Cornelius Creek was a long exposure photographer’s dream. There were so many spots where you saw small waterfalls and swimming holes along the way. Contrasted with the lush green forest, it was truly beautiful to see. We did have to cross Cornelius Creek a couple of times and with any recent rain, you are likely going to get your feet wet. Be careful as there are some deep holes along the creek crossings that could have you up to your waist if you don’t step carefully. We made it across and continued our hike. The rain was coming down fairly steadily, so we didn’t stop a lot for fear of ruining camera gear, but it was one of the most beautiful creekside hikes you will see in Virginia. Right before you return to the parking lot, you’ll see a large campsite (with even a rope swing put in). We got back to the parking lot at the 6 mile marker.
On our way back home, we took a detour and drove along the Blue Ridge Parkway to have lunch at Peaks of Otter. My family used to picnic here yearly, so this spot always holds a near and dear place in my heart. We had a nice lunch with music from a local singer. We decided also to stop by Apocalypse Ale Works brewery for one of our favorite post-hike things to do – beer sampling. The drive back home was rainy most of the day, but we felt like we had accomplished a lot on a dreary day.
- Distance – 6 miles
(Check out the stats from Map My Hike)*
- Elevation Change – 1438 ft.
- Difficulty – 3. This is a great moderate hike!
- Trail Conditions – 4. The trail is very pleasant to walk. Sturdy bridges and a wide viewing platform are available so the walk up to the falls along North Creek is pleasant and safe. There are a couple crossings on the Cornelius Creek descent that can be tricky when there has been recent rain.
- Views – 2. There is one nice view when you’re climbing the stairs after visiting Apple Orchard Falls.
- Streams/Waterfalls – 5. Spectacular – you are within view of the stream for most of the hike.
- Wildlife – 1. Too many people to see much wildlife!
- Ease to Navigate – 4. The signs make this route pretty easy to follow. There are several places where trails go in multiple directions, but this route is well marked.
- Solitude – 0. It’s supposedly the most popular hike in Jefferson National Forest. It was cool and rainy when we hiked it, so there weren’t many other day hikers. But there were 300+ racers on the trail with us.

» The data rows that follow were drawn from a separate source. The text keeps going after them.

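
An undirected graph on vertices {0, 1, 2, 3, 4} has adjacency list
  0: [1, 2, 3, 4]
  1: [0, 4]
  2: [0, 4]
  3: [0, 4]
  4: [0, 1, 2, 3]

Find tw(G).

2

A width-2 tree decomposition is:
Bags: B1 = {0, 2, 4}  B2 = {0, 3, 4}  B3 = {0, 1, 4}
Tree: B1–B2, B2–B3
The largest bag has 3 vertices, giving width 2; this decomposition certifies tw(G) ≤ 2. For the lower bound, the 3 vertices {0, 1, 4} are pairwise adjacent, and any tree decomposition puts a clique entirely inside one bag — forcing width ≥ 2. Combining the bounds, tw(G) = 2.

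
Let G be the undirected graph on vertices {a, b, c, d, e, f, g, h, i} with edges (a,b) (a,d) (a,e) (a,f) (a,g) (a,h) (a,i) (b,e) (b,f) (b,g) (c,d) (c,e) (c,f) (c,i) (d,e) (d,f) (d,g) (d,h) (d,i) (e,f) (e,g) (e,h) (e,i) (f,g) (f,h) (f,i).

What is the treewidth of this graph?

A width-4 tree decomposition is:
Bags: B1 = {a, d, e, f, g}  B2 = {a, b, e, f, g}  B3 = {a, d, e, f, i}  B4 = {a, d, e, f, h}  B5 = {c, d, e, f, i}
Tree: B1–B2, B1–B3, B1–B4, B3–B5
Each bag holds 5 vertices, so the decomposition has width 4, which upper-bounds the treewidth. Conversely, {c, d, e, f, i} is a clique of size 5, and the vertices of any clique must share a bag in every tree decomposition; so some bag has ≥ 5 vertices and tw(G) ≥ 4. The upper and lower bounds meet at 4, so that is the treewidth.

4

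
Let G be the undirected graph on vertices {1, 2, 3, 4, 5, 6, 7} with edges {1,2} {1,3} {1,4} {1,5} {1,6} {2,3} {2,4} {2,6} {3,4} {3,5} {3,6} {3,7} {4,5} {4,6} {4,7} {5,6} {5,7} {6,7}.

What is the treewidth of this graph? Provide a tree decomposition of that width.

Treewidth 4.
Bags: B1 = {1, 3, 4, 5, 6}  B2 = {1, 2, 3, 4, 6}  B3 = {3, 4, 5, 6, 7}
Tree: B1–B2, B1–B3

The largest bag has 5 vertices, giving width 4; this decomposition certifies tw(G) ≤ 4. Conversely, {1, 2, 3, 4, 6} is a clique of size 5, and the vertices of any clique must share a bag in every tree decomposition; so some bag has ≥ 5 vertices and tw(G) ≥ 4. The upper and lower bounds meet at 4, so that is the treewidth.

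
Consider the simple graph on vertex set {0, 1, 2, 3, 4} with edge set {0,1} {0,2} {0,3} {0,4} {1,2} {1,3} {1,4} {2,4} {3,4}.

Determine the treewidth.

3

A width-3 tree decomposition is:
Bags: B1 = {0, 1, 3, 4}  B2 = {0, 1, 2, 4}
Tree: B1–B2
The largest bag has 4 vertices, giving width 3; this decomposition certifies tw(G) ≤ 3. For the lower bound, the 4 vertices {0, 1, 2, 4} are pairwise adjacent, and any tree decomposition puts a clique entirely inside one bag — forcing width ≥ 3. The upper and lower bounds meet at 3, so that is the treewidth.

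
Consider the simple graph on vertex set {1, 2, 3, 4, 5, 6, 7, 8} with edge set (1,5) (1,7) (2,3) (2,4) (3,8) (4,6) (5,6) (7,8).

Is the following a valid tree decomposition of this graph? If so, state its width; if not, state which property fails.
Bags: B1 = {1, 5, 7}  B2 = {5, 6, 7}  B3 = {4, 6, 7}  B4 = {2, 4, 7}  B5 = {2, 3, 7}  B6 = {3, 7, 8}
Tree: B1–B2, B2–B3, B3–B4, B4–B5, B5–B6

Yes; width 2.

Checking the three conditions: (i) the bags cover all of {1, 2, 3, 4, 5, 6, 7, 8}; (ii) for each edge, some bag contains both endpoints; (iii) the bags containing any fixed vertex form a subtree. All hold, so the decomposition is valid with width 3 − 1 = 2.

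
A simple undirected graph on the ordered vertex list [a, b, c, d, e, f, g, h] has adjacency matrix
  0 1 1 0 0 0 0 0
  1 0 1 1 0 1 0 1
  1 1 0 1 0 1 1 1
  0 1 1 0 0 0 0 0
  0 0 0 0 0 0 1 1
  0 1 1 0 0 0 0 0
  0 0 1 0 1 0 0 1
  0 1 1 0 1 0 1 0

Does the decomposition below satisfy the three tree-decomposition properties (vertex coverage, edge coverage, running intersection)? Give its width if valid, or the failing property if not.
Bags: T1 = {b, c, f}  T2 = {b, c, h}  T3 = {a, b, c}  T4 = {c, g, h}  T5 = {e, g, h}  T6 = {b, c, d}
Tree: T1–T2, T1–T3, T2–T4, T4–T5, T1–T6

Every vertex of G appears in some bag (union = {a, b, c, d, e, f, g, h}); every edge is covered by a bag; and for each vertex v the set of bags containing v is connected in the bag tree. The decomposition is therefore valid. The largest bag has 3 vertices, so the width is 2.

Yes; width 2.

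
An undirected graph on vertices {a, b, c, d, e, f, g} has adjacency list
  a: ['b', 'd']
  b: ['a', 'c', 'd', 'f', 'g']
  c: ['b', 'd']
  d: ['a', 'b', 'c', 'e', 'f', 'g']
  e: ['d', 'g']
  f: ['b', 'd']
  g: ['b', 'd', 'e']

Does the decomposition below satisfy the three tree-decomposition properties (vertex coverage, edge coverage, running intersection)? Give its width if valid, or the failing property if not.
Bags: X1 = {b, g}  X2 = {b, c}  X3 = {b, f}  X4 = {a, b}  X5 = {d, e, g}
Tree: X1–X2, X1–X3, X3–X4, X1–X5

No — edge (d,b) lies in no bag.

A tree decomposition must satisfy three properties: every vertex lies in some bag; for every edge, both endpoints lie together in some bag; and for every vertex, the bags containing it form a connected subtree. Here edge (d,b) lies in no bag, so the decomposition is invalid.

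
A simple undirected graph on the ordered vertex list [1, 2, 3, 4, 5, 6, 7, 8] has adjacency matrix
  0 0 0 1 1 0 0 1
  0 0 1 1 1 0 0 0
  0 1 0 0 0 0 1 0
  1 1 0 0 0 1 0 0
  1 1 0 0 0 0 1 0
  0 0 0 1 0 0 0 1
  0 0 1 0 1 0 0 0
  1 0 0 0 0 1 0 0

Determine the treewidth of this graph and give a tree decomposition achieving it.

Treewidth 2.
One such decomposition:
Bags: B1 = {2, 3, 7}  B2 = {2, 5, 7}  B3 = {2, 4, 5}  B4 = {1, 4, 5}  B5 = {1, 4, 6}  B6 = {1, 6, 8}
Tree: B1–B2, B2–B3, B3–B4, B4–B5, B5–B6

Every bag has size at most 3, so the width is 3 − 1 = 2 and tw(G) ≤ 2. For the lower bound, G contains the cycle 3–7–5–2–3, so G is not a forest; only forests have treewidth ≤ 1, hence tw(G) ≥ 2. The upper and lower bounds meet at 2, so that is the treewidth.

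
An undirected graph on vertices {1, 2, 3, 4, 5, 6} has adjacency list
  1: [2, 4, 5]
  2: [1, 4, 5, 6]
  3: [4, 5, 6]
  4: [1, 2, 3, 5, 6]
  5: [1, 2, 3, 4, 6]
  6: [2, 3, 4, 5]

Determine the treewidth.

3

A width-3 tree decomposition is:
Bags: B1 = {2, 4, 5, 6}  B2 = {3, 4, 5, 6}  B3 = {1, 2, 4, 5}
Tree: B1–B2, B1–B3
Every bag has size at most 4, so the width is 4 − 1 = 3 and tw(G) ≤ 3. On the other hand G contains the 4-clique {1, 2, 4, 5}. A clique must lie in a single bag of any decomposition, so no decomposition can have width below 3. The upper and lower bounds meet at 3, so that is the treewidth.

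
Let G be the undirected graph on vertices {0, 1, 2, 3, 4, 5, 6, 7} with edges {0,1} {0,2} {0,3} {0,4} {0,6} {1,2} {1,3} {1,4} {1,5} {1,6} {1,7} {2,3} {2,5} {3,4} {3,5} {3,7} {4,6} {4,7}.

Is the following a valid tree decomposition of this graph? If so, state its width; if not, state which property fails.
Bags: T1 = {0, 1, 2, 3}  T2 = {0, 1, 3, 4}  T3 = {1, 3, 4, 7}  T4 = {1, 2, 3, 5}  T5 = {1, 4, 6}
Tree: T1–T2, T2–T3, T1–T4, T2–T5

No — edge (0,6) lies in no bag.

A tree decomposition must satisfy three properties: every vertex lies in some bag; for every edge, both endpoints lie together in some bag; and for every vertex, the bags containing it form a connected subtree. Here edge (0,6) lies in no bag, so the decomposition is invalid.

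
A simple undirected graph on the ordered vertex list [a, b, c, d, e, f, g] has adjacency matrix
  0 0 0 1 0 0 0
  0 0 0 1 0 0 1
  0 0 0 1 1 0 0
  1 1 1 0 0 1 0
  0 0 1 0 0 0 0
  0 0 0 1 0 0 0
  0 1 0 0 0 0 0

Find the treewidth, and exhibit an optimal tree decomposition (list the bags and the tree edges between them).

Every bag has size at most 2, so the width is 2 − 1 = 1 and tw(G) ≤ 1. G has an edge, so its treewidth is at least 1. Therefore the treewidth is 1.

Treewidth 1.
One such decomposition:
Bags: B1 = {b, d}  B2 = {c, d}  B3 = {a, d}  B4 = {b, g}  B5 = {c, e}  B6 = {d, f}
Tree: B1–B2, B2–B3, B1–B4, B2–B5, B1–B6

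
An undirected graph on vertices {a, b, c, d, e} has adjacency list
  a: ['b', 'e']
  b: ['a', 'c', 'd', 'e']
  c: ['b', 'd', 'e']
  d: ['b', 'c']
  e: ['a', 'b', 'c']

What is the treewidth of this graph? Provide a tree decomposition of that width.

Each bag holds 3 vertices, so the decomposition has width 2, which upper-bounds the treewidth. Conversely, {b, c, d} is a clique of size 3, and the vertices of any clique must share a bag in every tree decomposition; so some bag has ≥ 3 vertices and tw(G) ≥ 2. Hence tw(G) = 2 exactly.

Treewidth 2.
Bags: B1 = {a, b, e}  B2 = {b, c, e}  B3 = {b, c, d}
Tree: B1–B2, B2–B3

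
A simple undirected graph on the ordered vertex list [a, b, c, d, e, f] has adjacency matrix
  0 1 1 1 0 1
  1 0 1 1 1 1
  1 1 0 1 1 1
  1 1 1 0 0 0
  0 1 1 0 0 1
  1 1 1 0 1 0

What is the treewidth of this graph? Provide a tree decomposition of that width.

Treewidth 3.
Bags: B1 = {b, c, e, f}  B2 = {a, b, c, f}  B3 = {a, b, c, d}
Tree: B1–B2, B2–B3

Each bag holds 4 vertices, so the decomposition has width 3, which upper-bounds the treewidth. On the other hand G contains the 4-clique {a, b, c, d}. A clique must lie in a single bag of any decomposition, so no decomposition can have width below 3. Combining the bounds, tw(G) = 3.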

Directions to trailhead: From I-81, take exit 168 for VA-614 toward Arcadia. Turn on to VA-614 heading east and go 3.3 miles. Turn left on to North Creek Road. Go 2.8 miles and turn right on to an unnamed road*. This road is a gravel road. Follow it for 2.2 miles until you reach the large parking lot. The trail starts left of the kiosk. Right of the kiosk, the trail going uphill is your return route. *Since this unnamed road can’t be found on GoogleMaps, I would suggest printing the trail map above to have a way to find this road.